Is there a function that does the opposite of unique? Say

nonunique([1,2,3,4,3,5,3,2]) = [2,3]

Thanks a lot!

julia> using DataStructures

julia> nonunique(v) = [k for (k, v) in counter(v) if v > 1]
nonunique (generic function with 1 method)

julia> nonunique(v)
2-element Vector{Int64}:
 2
 3

Equivalently to the above, you can use countmap from StatsBase instead of counter from DataStructures:

using StatsBase
[k for (k, v) in countmap(v) if v > 1]

For fun, code for this without using any packages and with only passing over the data once.
This is kinda ugly because i am golfing it at bit:

function nonunique(v)
    seen = Dict{eltype(v), Ref{Int}}()
    [x for x in v if 2 == (get!(()->Ref(0), seen, x)[]+=1)]
end

which does (still unsorted could sort after)

julia> nonunique([1,2,3,4,3,5,3,2])
2-element Array{Int64,1}:
 3
 2

another fun way: use sort then diff to find things that occur after things that are the same as them, then unique to drop extra multiples

function nonunique(v)
    sv = sort(v)
    return unique(@view sv[[diff(sv).==0; false]])
end

I’ld probably use one of the packages and two passes though.
Or a Dict and two passes

That’s not quite the opposite to unique. Note that unique([1,2,3,4,3,5,3,2]) == [1,2,3,4,5], not [1,4,5].

Maybe a better name would be only_repeated_values or something like that.

@stillyslalom @CameronBieganek @oxinabox thanks for coding something for me!
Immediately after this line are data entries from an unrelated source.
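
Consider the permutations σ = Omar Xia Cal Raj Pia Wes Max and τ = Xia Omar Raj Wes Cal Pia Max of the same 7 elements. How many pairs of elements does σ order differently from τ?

Assign each item its position (1..7) in the first ordering, then rewrite the second ordering as that position sequence:
positions: Omar→1, Xia→2, Cal→3, Raj→4, Pia→5, Wes→6, Max→7
second ordering as positions: [2, 1, 4, 6, 3, 5, 7]
Discordant pairs = inversions in this position sequence.
2: 1 → 1
1: 0
4: 3 → 1
6: 3, 5 → 2
3: 0
5: 0
7: 0
Total: 1 + 0 + 1 + 2 + 0 + 0 + 0 = 4

There are 4 discordant pairs.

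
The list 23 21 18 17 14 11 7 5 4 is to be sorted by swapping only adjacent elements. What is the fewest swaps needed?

36 swaps

The minimum number of adjacent swaps to sort an array equals its inversion count, since every such swap removes exactly one inversion.
Count inversions — for each element, later elements that are smaller:
23: 21, 18, 17, 14, 11, 7, 5, 4 → 8
21: 18, 17, 14, 11, 7, 5, 4 → 7
18: 17, 14, 11, 7, 5, 4 → 6
17: 14, 11, 7, 5, 4 → 5
14: 11, 7, 5, 4 → 4
11: 7, 5, 4 → 3
7: 5, 4 → 2
5: 4 → 1
4: none → 0
Total inversions: 8 + 7 + 6 + 5 + 4 + 3 + 2 + 1 + 0 = 36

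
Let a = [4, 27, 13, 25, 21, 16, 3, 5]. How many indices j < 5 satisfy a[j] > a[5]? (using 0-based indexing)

The element at index 5 is 16.
Elements before it: 4, 27, 13, 25, 21
Those larger than 16: 27, 25, 21

3 such elements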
I was just asking if there was a built in function, didn’t expect you to write the solution
I ended up using symdiff(v,unique(v)), which works for my specific case (no more than 2 of the same number, and I also need unique, so that is available for free).
Thanks again!

R calls this function duplicated. Rather, R’s duplicated() would return the indices of the second 2 and second and third 3 in the Ribiero’s example. Then again, R was never known for having overly-descriptive function names.
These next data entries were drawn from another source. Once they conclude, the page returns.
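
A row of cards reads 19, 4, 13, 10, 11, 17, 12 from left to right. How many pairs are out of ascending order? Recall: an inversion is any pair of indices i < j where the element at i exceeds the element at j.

10 inversions

Out-of-order index pairs (0-indexed):
(0,1): 19 > 4
(0,2): 19 > 13
(0,3): 19 > 10
(0,4): 19 > 11
(0,5): 19 > 17
(0,6): 19 > 12
(2,3): 13 > 10
(2,4): 13 > 11
(2,6): 13 > 12
(5,6): 17 > 12
That's 10 pairs.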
Using the beautiful Multisets.jl package:

using Multisets
v = [1,2,3,4,3,5,3,2]
M = Multiset(v)
U = Multiset(Set(M))
collect(keys(M-U))

2-element Vector{Int64}:
 2
 3

And another way:

using Multisets
v = [1,2,3,4,3,5,3,2]
M = Multiset(v)
collect(keys(M))[values(M).>1]

2-element Vector{Int64}:
 2
 3

On this topic, see also the fast solutions by Przemyslaw Szufel and Bogumił Kamiński in stackoverflow.

NB! log y axis

results
9-element BenchmarkTools.BenchmarkGroup:
  tags: []
  "dict" => Trial(357.094 μs)
  "symdiff" => Trial(473.081 μs)
  "szufelinplace" => Trial(39.201 μs)
  "countmap" => Trial(229.767 μs)
  "counter" => Trial(196.279 μs)
  "multiset1" => Trial(792.868 μs)
  "sort" => Trial(65.060 μs)
  "szufel" => Trial(42.194 μs)
  "multiset2" => Trial(429.816 μs)

@gustaphe, very nice summary but what a weird logarithmic scale axis that one is (with ticks at 10^4.8, etc.). Integer powers would be easier to read.

Yeah, for some reason that’s the default behaviour in GR. You can set the ticks manually, but I didn’t feel like it.

How’s this for effort?

I’d say you’ve studied this enough that you can propose that your best function gets added to Base =]

@gustaphe, it is apparent that you’ve found the right plunger shapes to unclog the non-unique problem. Thanks for the inspirational drawing.

a = [1,2,3,4,3,5,3,2]
[i for i in unique(a) if sum(i .== a) > 1 ]

This is not really how things work. New methods are added to Base only if they are sufficiently basic, I have to say that I think I never needed something as specific as this.

It’s funny, that’s probably what I would have written. A fairly intuitive solution.

It’s by far the slowest of the suggested ones. It really stands out.

When working with datasets I would try dataframe utilities for such kind of vector problems. It seems another good approach in this case (for current versions).

using DataFrames, BenchmarkTools
nonunique(x) = 
  filter(:nrow => >(1), combine(groupby(DataFrame(x = x), :x), nrow)).x

julia> @btime nonunique([1, 2, 3, 4, 3, 5, 3, 2])
  12.550 μs (202 allocations: 17.28 KiB)
2-element Array{Int64,1}:
 2
 3

ps. The result is unsorted.